At first glance, “Lost Girl” looks like another one of those Canadian imports picked up mostly for financial reasons. The pilot, however, proves unexpectedly fun — a sort of diluted version of “True Blood,” about a Succubus coming to grips with her own lethal attributes and origins. Granted, the pilot spends a lot of time explaining the rules (Succubi lack the familiarity of vampires and zombies), but the show has wit, style and an enticing lead in the leather-clad Anna Silk. Original it’s not, but “Lost Girl” doesn’t suck.
Silk’s Bo is introduced tending bar, where she intervenes to prevent a young girl, Kenzi (Ksenia Solo), from becoming a victim after her drink’s spiked with a date-rape drug. Yet when she kisses the perp, she draws his very essence out of him, to the point where he withers and dies.
“I sort of drain people,” Bo explains to Kenzi, who manages to document the moment on her cellphone.
Bo’s actions also arouse attention from a detective, Dyson (Kris Holden-Ried), who turns out to be working on behalf of the Fae, a species of Succubi living among — and preying upon — humans, putting the truth in ancient folklore. But until now, Bo had no idea who she or what she is, suddenly thrusting her into a long-simmering skirmish between Dark and Light Fae, with only the uneasy truce between the dueling factions preventing all hell from breaking loose.
Series creator Michelle Lovretta dangles lots of portentous dialogue — lines like, “It’s beginning, then,” and, “What’s meant to be, must be.” Most of it hinges on Bo being highly important in the bigger scheme of things, even as she’s put through a series of tests by the Fae, and starts seeking answers about her past.
Obviously, this sort of outsider-unaware-of-her-destiny plot is hardly new, any more than the “Xena, Warrior Princess” buddy dynamic that emerges between Bo and Kenzi.
Still, “Lost Girl” is stylishly done, and happily doesn’t take itself too seriously, with Bo referring to one Fae’s abode as “early Tolkien.” Bo also describes a kiss from another Succubus as “like the Fourth of July in my mouth.”
The merits aside, the show nearly bogs down in the second hour trying to explain its arcane mythology, and still remains fuzzy on what happens if, say, Bo doesn’t satiate her hunger.

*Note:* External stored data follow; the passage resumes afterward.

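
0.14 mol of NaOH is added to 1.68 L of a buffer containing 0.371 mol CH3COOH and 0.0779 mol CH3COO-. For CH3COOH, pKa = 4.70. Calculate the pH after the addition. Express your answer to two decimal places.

pH = 4.67

After neutralization: n(CH3COOH) = 0.231 mol, n(CH3COO-) = 0.218 mol.
pH = pKa + log(n_CH3COO-/n_CH3COOH) = 4.70 + log(0.218/0.231) = 4.70 + (-0.025)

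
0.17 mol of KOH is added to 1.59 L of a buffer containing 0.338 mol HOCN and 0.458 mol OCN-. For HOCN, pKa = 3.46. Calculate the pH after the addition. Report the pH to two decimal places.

pH = 4.03

After neutralization: n(HOCN) = 0.168 mol, n(OCN-) = 0.628 mol.
pH = pKa + log(n_OCN-/n_HOCN) = 3.46 + log(0.628/0.168) = 3.46 + (+0.573)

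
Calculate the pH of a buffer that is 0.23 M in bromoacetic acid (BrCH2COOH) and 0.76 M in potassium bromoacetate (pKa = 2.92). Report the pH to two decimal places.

Henderson–Hasselbalch: pH = pKa + log([BrCH2COO-]/[BrCH2COOH]) = 2.92 + log(0.76/0.23)
pH = 2.92 + (+0.519) = 3.44

pH = 3.44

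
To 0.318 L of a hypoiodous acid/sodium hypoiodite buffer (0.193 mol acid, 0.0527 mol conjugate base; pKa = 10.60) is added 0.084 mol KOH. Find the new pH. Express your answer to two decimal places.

pH = 10.70

After neutralization: n(HOI) = 0.109 mol, n(OI-) = 0.137 mol.
pH = pKa + log([A⁻]/[HA]) = 10.60 + log(0.137/0.109) = 10.60 +0.099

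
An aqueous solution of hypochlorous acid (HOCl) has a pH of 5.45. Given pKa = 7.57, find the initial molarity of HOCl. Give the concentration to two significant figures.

[H+] = 10^(-5.45) = 3.55 × 10^-6 M = x
Ka = 10^(−7.57) = 2.69 × 10^-8
Ka = x²/(C₀ − x) ⇒ C₀ = x + x²/Ka
C₀ = 3.55 × 10^-6 + (3.55 × 10^-6)²/(2.69 × 10^-8) = 4.72 × 10^-4 M

C₀ = 4.7 × 10^-4 M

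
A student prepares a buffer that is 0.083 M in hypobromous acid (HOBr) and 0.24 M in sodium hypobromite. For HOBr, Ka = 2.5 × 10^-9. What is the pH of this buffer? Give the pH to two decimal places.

pKa = −log(2.5 × 10^-9) = 8.602
Henderson–Hasselbalch: pH = pKa + log([OBr-]/[HOBr]) = 8.602 + log(0.24/0.083)
pH = 8.602 + (+0.461) = 9.06

pH = 9.06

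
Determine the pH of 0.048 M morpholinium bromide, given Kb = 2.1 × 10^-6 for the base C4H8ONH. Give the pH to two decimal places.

pH = 4.82

C4H8ONH2+ is the conjugate acid of the weak base C4H8ONH.
Ka = Kw/Kb = 1.0×10^-14 / 2.1 × 10^-6 = 4.76 × 10^-9
Let x = [H+] at equilibrium. Ka = x²/(0.048 − x).
Since Ka ≪ C₀, x ≈ √(Ka·C₀) = 1.51 × 10^-5 M.
(x/C₀ = 0.031% < 5%, so the approximation holds.)
pH = −log[H+] = −log(1.51 × 10^-5) = 4.82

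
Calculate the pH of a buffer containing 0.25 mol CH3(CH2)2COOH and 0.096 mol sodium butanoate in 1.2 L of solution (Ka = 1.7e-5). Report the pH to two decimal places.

pH = 4.35

pKa = −log(1.7 × 10^-5) = 4.770
pH = pKa + log([A⁻]/[HA]) = 4.770 + log(0.096/0.25)
pH = 4.770 + (-0.416) = 4.35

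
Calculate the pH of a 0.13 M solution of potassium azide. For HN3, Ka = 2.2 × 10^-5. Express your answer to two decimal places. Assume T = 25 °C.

pH = 8.89

N3- is the conjugate base of the weak acid HN3.
Kb = Kw/Ka = 1.0×10^-14 / 2.2 × 10^-5 = 4.55 × 10^-10
From the ICE table, Kb = [OH-]²/(0.13 − [OH-]) = 4.55 × 10^-10.
Assume [OH-] ≪ 0.13: [OH-] ≈ √(4.55 × 10^-10 × 0.13) = 7.69 × 10^-6 M
([OH-]/C₀ = 0.0059% < 5%, so the approximation holds.)
pOH = 5.11, so pH = 14.00 − pOH = 8.89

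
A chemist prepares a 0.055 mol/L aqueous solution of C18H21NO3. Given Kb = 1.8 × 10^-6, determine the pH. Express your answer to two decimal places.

C18H21NO3 + H2O ⇌ C18H22NO3+ + OH-
From the ICE table, Kb = [OH-]²/(0.055 − [OH-]) = 1.8 × 10^-6.
Since Kb ≪ C₀, [OH-] ≈ √(Kb·C₀) = 3.15 × 10^-4 M.
pOH = 3.50, so pH = 14.00 − pOH = 10.50

pH = 10.50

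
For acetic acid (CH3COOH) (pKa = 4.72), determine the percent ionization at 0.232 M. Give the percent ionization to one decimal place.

CH3COOH ⇌ CH3COO- + H+; let x = [H+] at equilibrium.
Ka = 10^(−4.72) = 1.91 × 10^-5
x ≈ √(Ka·C₀) = √(1.91 × 10^-5 × 0.232) = 2.11 × 10^-3 M
Fraction ionized = 2.11 × 10^-3 / 0.232 = 0.0091 → 0.9%

0.9%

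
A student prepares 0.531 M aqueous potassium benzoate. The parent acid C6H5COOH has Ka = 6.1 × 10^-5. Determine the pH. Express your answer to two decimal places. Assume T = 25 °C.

C6H5COO- is the conjugate base of the weak acid C6H5COOH.
Kb = Kw/Ka = 1.0×10^-14 / 6.1 × 10^-5 = 1.64 × 10^-10
From the ICE table, Kb = [OH-]²/(0.531 − [OH-]) = 1.64 × 10^-10.
Since Kb ≪ C₀, [OH-] ≈ √(Kb·C₀) = 9.33 × 10^-6 M.
pOH = 5.03, so pH = 14.00 − pOH = 8.97

pH = 8.97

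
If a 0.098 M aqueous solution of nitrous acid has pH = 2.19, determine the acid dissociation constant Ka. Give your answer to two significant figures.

[H+] = 10^(-2.19) = 6.46 × 10^-3 M
At equilibrium [HA] = 0.098 − 6.46 × 10^-3 = 9.15 × 10^-2 M
Ka = [H+][A-]/[HA] = (6.46 × 10^-3)² / 9.15 × 10^-2 = 4.6 × 10^-4

Ka = 4.6 × 10^-4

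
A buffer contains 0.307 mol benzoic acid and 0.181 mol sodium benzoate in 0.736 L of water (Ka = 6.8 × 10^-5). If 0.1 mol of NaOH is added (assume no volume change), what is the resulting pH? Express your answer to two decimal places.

pH = 4.30

OH- converts C6H5COOH to C6H5COO-: C6H5COOH → 0.207 mol, C6H5COO- → 0.281 mol.
pKa = −log(6.8 × 10^-5) = 4.167
pH = pKa + log(n_C6H5COO-/n_C6H5COOH) = 4.167 + log(0.281/0.207) = 4.167 + (+0.133)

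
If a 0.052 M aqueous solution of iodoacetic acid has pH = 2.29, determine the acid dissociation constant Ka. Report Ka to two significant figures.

Ka = 5.6 × 10^-4

[H+] = 10^(-2.29) = 5.13 × 10^-3 M
At equilibrium [HA] = 0.052 − 5.13 × 10^-3 = 4.69 × 10^-2 M
Ka = [H+][A-]/[HA] = (5.13 × 10^-3)² / 4.69 × 10^-2 = 5.6 × 10^-4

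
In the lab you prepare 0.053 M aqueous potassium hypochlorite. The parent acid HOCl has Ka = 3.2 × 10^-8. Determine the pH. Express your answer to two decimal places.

OCl- is the conjugate base of the weak acid HOCl.
Kb = Kw/Ka = 1.0×10^-14 / 3.2 × 10^-8 = 3.12 × 10^-7
Kb = [OH-]²/(0.053 − [OH-]) = 3.12 × 10^-7
Since Kb ≪ C₀, [OH-] ≈ √(Kb·C₀) = 1.29 × 10^-4 M.
pOH = 3.89, so pH = 14.00 − pOH = 10.11

pH = 10.11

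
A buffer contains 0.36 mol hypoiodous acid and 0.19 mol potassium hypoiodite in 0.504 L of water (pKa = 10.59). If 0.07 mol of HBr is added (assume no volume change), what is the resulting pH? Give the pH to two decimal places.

After neutralization: n(HOI) = 0.43 mol, n(OI-) = 0.12 mol.
Henderson–Hasselbalch with mole ratio 0.12/0.43: pH = 10.59 + (-0.554)

pH = 10.04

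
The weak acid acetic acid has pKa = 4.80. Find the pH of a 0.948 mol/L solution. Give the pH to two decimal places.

pH = 2.41

CH3COOH ⇌ CH3COO- + H+
Ka = 10^(−4.80) = 1.58 × 10^-5
Ka = [H+]²/(0.948 − [H+]) = 1.58 × 10^-5
Assume [H+] ≪ 0.948: [H+] ≈ √(1.58 × 10^-5 × 0.948) = 3.87 × 10^-3 M
([H+]/C₀ = 0.41% < 5%, so the approximation holds.)
pH = −log[H+] = −log(3.87 × 10^-3) = 2.41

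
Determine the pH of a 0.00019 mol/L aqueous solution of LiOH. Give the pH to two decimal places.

pH = 10.28

LiOH is a strong base; [OH-] = 0.00019 M.
pOH = -log(0.00019) = 3.72
pH = 14.00 - 3.72 = 10.28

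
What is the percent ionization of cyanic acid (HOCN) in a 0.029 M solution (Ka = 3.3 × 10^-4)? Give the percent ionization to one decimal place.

HOCN ⇌ OCN- + H+; let x = [H+] at equilibrium.
Solve x² + 0.00033x − 9.57e-06 = 0 → x = 2.93 × 10^-3 M
Fraction ionized = 2.93 × 10^-3 / 0.029 = 0.1010 → 10.1%

10.1%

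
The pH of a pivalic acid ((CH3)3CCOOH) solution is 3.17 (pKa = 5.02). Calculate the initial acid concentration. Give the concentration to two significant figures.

[H+] = 10^(-3.17) = 6.76 × 10^-4 M = x
Ka = 10^(−5.02) = 9.55 × 10^-6
Ka = x²/(C₀ − x) ⇒ C₀ = x + x²/Ka
C₀ = 6.76 × 10^-4 + (6.76 × 10^-4)²/(9.55 × 10^-6) = 4.85 × 10^-2 M

C₀ = 4.9 × 10^-2 M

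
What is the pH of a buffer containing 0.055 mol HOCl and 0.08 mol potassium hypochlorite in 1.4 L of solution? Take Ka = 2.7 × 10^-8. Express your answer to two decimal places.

pH = 7.73

pKa = −log(2.7 × 10^-8) = 7.569
pH = pKa + log([A⁻]/[HA]) = 7.569 + log(0.08/0.055)
pH = 7.569 + (+0.163) = 7.73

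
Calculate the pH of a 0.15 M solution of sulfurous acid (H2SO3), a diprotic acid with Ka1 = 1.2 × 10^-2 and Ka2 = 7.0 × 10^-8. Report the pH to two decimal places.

pH = 1.43

Since Ka1 ≫ Ka2, the first ionization dominates [H+].
Ka1 = x²/(0.15 − x) = 1.2 × 10^-2
Solving the quadratic: x = (−Ka1 + √(Ka1² + 4·Ka1·C₀))/2 = 3.68 × 10^-2 M
pH = −log(3.68 × 10^-2) = 1.43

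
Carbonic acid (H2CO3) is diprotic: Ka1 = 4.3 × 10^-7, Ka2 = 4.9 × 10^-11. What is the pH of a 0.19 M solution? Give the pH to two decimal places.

Ka1 ≫ Ka2, so treat the first dissociation as the only significant source of H+.
Ka1 = x²/(0.19 − x) = 4.3 × 10^-7
x ≈ √(4.3 × 10^-7 × 0.19) = 2.86 × 10^-4 M
pH = −log(2.86 × 10^-4) = 3.54

pH = 3.54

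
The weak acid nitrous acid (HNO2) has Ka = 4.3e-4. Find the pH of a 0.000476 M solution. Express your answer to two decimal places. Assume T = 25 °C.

HNO2 ⇌ NO2- + H+
From the ICE table, Ka = x²/(0.000476 − x) = 4.3 × 10^-4.
The 5% rule fails; solving x² + Ka·x − Ka·C₀ = 0 exactly:
x = (−Ka + √(Ka² + 4·Ka·C₀))/2 = 2.86 × 10^-4 M
pH = −log[H+] = −log(2.86 × 10^-4) = 3.54

pH = 3.54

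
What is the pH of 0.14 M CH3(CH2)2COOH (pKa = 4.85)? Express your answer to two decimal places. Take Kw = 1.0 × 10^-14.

pH = 2.85

CH3(CH2)2COOH ⇌ CH3(CH2)2COO- + H+
Ka = 10^(−4.85) = 1.41 × 10^-5
Ka = x²/(0.14 − x) = 1.41 × 10^-5
Assume x ≪ 0.14: x ≈ √(1.41 × 10^-5 × 0.14) = 1.40 × 10^-3 M
(x/C₀ = 1% < 5%, so the approximation holds.)
pH = −log(1.40 × 10^-3) = 2.85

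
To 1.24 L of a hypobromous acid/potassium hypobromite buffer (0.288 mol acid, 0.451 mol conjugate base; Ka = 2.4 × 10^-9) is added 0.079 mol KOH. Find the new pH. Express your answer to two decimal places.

After neutralization: n(HOBr) = 0.209 mol, n(OBr-) = 0.53 mol.
pKa = −log(2.4 × 10^-9) = 8.620
pH = pKa + log([A⁻]/[HA]) = 8.620 + log(0.53/0.209) = 8.620 +0.404

pH = 9.02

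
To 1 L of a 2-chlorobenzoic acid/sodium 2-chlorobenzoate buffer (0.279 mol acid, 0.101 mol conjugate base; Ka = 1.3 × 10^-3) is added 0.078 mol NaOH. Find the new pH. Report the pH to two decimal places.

After neutralization: n(ClC6H4COOH) = 0.201 mol, n(ClC6H4COO-) = 0.179 mol.
pKa = −log(1.3 × 10^-3) = 2.886
pH = pKa + log([A⁻]/[HA]) = 2.886 + log(0.179/0.201) = 2.886 -0.050

pH = 2.84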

How long can a Succubus go without, er, eating?
Fortunately, Silk (whose resume includes “Ghost Whisperer”) provides the requisite mix of seductiveness and danger, establishing a character that could connect with the core of the Syfy crowd — particularly those who already know that “Succubi” is the plural version of her condition.
“Lost Girl” isn’t a great show, certainly, but for those who appreciate such fare, it’s a respectable addition to their genre menu, if not likely to become many people’s fae-vorite.